Pelaksanaan pemilu sekarang memang buruk, terjadi kesemrawutan dan isu kecurangan di berbagai lini. Tetapi, keadaan itu dapat dilihat sebagai kemajuan dalam demokrasi kita karena kesemrawutan tersebut menjadi tanggung jawab bersama.

 

Tegasnya, kesemrawutan yang sebenarnya merupakan kemunduran pemilu ini merupakan kemajuan demokrasi karena ia menjadi tanggung jawab bersama, tidak lagi karena hegemoni negara.

 

Kemajuan lain dalam perkembangan demokrasi kita dewasa ini ialah adanya kebebasan bagi siapa pun untuk melancarkan kritik bahkan mengajukan diri untuk menjadi presiden. Setiap hari kita dapat mendengar kritik tajam dan menonton demonstrasi tentang kehebatan orang yang merasa hebat, meski kemudian ternyata tidak punya kehebatan apa pun.

 

Kita juga dapat menonton berbagai trik politik dalam pencalonan presiden yang sekarang bisa dilakukan oleh siapa pun secara sangat bebas dan demokratis.

 

Ini dapat kita catat sebagai kemajuan dalam demokrasi.

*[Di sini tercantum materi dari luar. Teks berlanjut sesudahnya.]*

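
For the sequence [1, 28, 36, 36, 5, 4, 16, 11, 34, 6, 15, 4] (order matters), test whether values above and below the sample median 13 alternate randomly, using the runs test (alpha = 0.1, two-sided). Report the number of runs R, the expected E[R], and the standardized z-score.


Step 1: Compute median = 13; label A = above, B = below.
Labels in order: BAAABBABABAB  (n_A = 6, n_B = 6)
Step 2: Count runs R = 9.
Step 3: Under H0 (random ordering), E[R] = 2*n_A*n_B/(n_A+n_B) + 1 = 2*6*6/12 + 1 = 7.0000.
        Var[R] = 2*n_A*n_B*(2*n_A*n_B - n_A - n_B) / ((n_A+n_B)^2 * (n_A+n_B-1)) = 4320/1584 = 2.7273.
        SD[R] = 1.6514.
Step 4: Continuity-corrected z = (R - 0.5 - E[R]) / SD[R] = (9 - 0.5 - 7.0000) / 1.6514 = 0.9083.
Step 5: Two-sided p-value via normal approximation = 2*(1 - Phi(|z|)) = 0.363722.
Step 6: alpha = 0.1. fail to reject H0.

R = 9, z = 0.9083, p = 0.363722, fail to reject H0.


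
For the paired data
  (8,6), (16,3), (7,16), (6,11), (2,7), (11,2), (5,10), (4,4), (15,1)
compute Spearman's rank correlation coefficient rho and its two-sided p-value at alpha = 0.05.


Step 1: Rank x and y separately (midranks; no ties here).
rank(x): 8->6, 16->9, 7->5, 6->4, 2->1, 11->7, 5->3, 4->2, 15->8
rank(y): 6->5, 3->3, 16->9, 11->8, 7->6, 2->2, 10->7, 4->4, 1->1
Step 2: d_i = R_x(i) - R_y(i); compute d_i^2.
  (6-5)^2=1, (9-3)^2=36, (5-9)^2=16, (4-8)^2=16, (1-6)^2=25, (7-2)^2=25, (3-7)^2=16, (2-4)^2=4, (8-1)^2=49
sum(d^2) = 188.
Step 3: rho = 1 - 6*188 / (9*(9^2 - 1)) = 1 - 1128/720 = -0.566667.
Step 4: Under H0, t = rho * sqrt((n-2)/(1-rho^2)) = -1.8196 ~ t(7).
Step 5: Two-sided p-value from the t-distribution with 7 df = 0.111633.
Step 6: alpha = 0.05. fail to reject H0.

rho = -0.5667, p = 0.111633, fail to reject H0 at alpha = 0.05.


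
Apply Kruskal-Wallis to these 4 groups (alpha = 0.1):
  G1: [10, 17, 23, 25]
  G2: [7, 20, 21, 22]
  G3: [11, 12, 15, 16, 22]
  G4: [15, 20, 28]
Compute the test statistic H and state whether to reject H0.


Step 1: Combine all N = 16 observations and assign midranks.
sorted (value, group, rank): (7,G2,1), (10,G1,2), (11,G3,3), (12,G3,4), (15,G3,5.5), (15,G4,5.5), (16,G3,7), (17,G1,8), (20,G2,9.5), (20,G4,9.5), (21,G2,11), (22,G2,12.5), (22,G3,12.5), (23,G1,14), (25,G1,15), (28,G4,16)
Step 2: Sum ranks within each group.
R_1 = 39 (n_1 = 4)
R_2 = 34 (n_2 = 4)
R_3 = 32 (n_3 = 5)
R_4 = 31 (n_4 = 3)
Step 3: H = 12/(N(N+1)) * sum(R_i^2/n_i) - 3(N+1)
     = 12/(16*17) * (39^2/4 + 34^2/4 + 32^2/5 + 31^2/3) - 3*17
     = 0.044118 * 1194.38 - 51
     = 1.693382.
Step 4: Ties present; correction factor C = 1 - 18/(16^3 - 16) = 0.995588. Corrected H = 1.693382 / 0.995588 = 1.700886.
Step 5: Under H0, H ~ chi^2(3); p-value = 0.636737.
Step 6: alpha = 0.1. fail to reject H0.

H = 1.7009, df = 3, p = 0.636737, fail to reject H0.


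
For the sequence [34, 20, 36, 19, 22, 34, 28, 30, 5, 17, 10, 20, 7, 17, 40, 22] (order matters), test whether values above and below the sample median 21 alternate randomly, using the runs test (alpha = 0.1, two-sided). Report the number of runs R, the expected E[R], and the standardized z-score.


Step 1: Compute median = 21; label A = above, B = below.
Labels in order: ABABAAAABBBBBBAA  (n_A = 8, n_B = 8)
Step 2: Count runs R = 7.
Step 3: Under H0 (random ordering), E[R] = 2*n_A*n_B/(n_A+n_B) + 1 = 2*8*8/16 + 1 = 9.0000.
        Var[R] = 2*n_A*n_B*(2*n_A*n_B - n_A - n_B) / ((n_A+n_B)^2 * (n_A+n_B-1)) = 14336/3840 = 3.7333.
        SD[R] = 1.9322.
Step 4: Continuity-corrected z = (R + 0.5 - E[R]) / SD[R] = (7 + 0.5 - 9.0000) / 1.9322 = -0.7763.
Step 5: Two-sided p-value via normal approximation = 2*(1 - Phi(|z|)) = 0.437558.
Step 6: alpha = 0.1. fail to reject H0.

R = 7, z = -0.7763, p = 0.437558, fail to reject H0.


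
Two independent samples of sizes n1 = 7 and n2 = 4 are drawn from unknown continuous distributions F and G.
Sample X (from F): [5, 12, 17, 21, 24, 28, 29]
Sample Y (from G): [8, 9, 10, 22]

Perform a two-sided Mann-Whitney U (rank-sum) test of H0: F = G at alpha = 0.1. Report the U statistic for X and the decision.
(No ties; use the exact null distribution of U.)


Step 1: Combine and sort all 11 observations; assign midranks.
sorted (value, group): (5,X), (8,Y), (9,Y), (10,Y), (12,X), (17,X), (21,X), (22,Y), (24,X), (28,X), (29,X)
ranks: 5->1, 8->2, 9->3, 10->4, 12->5, 17->6, 21->7, 22->8, 24->9, 28->10, 29->11
Step 2: Rank sum for X: R1 = 1 + 5 + 6 + 7 + 9 + 10 + 11 = 49.
Step 3: U_X = R1 - n1(n1+1)/2 = 49 - 7*8/2 = 49 - 28 = 21.
       U_Y = n1*n2 - U_X = 28 - 21 = 7.
Step 4: No ties, so the exact null distribution of U (based on enumerating the C(11,7) = 330 equally likely rank assignments) gives the two-sided p-value.
Step 5: p-value = 0.230303; compare to alpha = 0.1. fail to reject H0.

U_X = 21, p = 0.230303, fail to reject H0 at alpha = 0.1.


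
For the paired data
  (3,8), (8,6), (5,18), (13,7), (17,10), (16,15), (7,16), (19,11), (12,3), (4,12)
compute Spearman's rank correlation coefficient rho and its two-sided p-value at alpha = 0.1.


Step 1: Rank x and y separately (midranks; no ties here).
rank(x): 3->1, 8->5, 5->3, 13->7, 17->9, 16->8, 7->4, 19->10, 12->6, 4->2
rank(y): 8->4, 6->2, 18->10, 7->3, 10->5, 15->8, 16->9, 11->6, 3->1, 12->7
Step 2: d_i = R_x(i) - R_y(i); compute d_i^2.
  (1-4)^2=9, (5-2)^2=9, (3-10)^2=49, (7-3)^2=16, (9-5)^2=16, (8-8)^2=0, (4-9)^2=25, (10-6)^2=16, (6-1)^2=25, (2-7)^2=25
sum(d^2) = 190.
Step 3: rho = 1 - 6*190 / (10*(10^2 - 1)) = 1 - 1140/990 = -0.151515.
Step 4: Under H0, t = rho * sqrt((n-2)/(1-rho^2)) = -0.4336 ~ t(8).
Step 5: Two-sided p-value from the t-distribution with 8 df = 0.676065.
Step 6: alpha = 0.1. fail to reject H0.

rho = -0.1515, p = 0.676065, fail to reject H0 at alpha = 0.1.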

Sebelum reformasi, tak mungkinlah kita bisa menyaksikan itu karena (dulu) tak ada yang berani melakukannya kecuali mau ditangkap atau diisolasi. Itulah yang mungkin dapat disebut sebagai kemajuan dalam kemerosotan demokrasi.

 

Tetapi, kemajuan yang tampaknya tidak paradoks dalam perkembangan ketatanegaraan kita adalah menguatnya nomokrasi (kedaulatan hukum) sebagai pengimbang atas demokrasi (kedaulatan rakyat). Jika dulu keputusan-keputusan politik yang hegemonik selalu bisa dipaksakan atas nama demokrasi, sekarang keputusan lembaga demokrasi dapat dibatalkan oleh lembaga nomokrasi.

 

Lihat saja betapa banyaknya UU yang ditetapkan secara demokratis di DPR tetapi dibatalkan oleh Mahkamah Konstitusi karena bertentangan dengan nomokrasi. Ini kemajuan yang signifikan, tidak paradoks, dan perlu dikuatkan.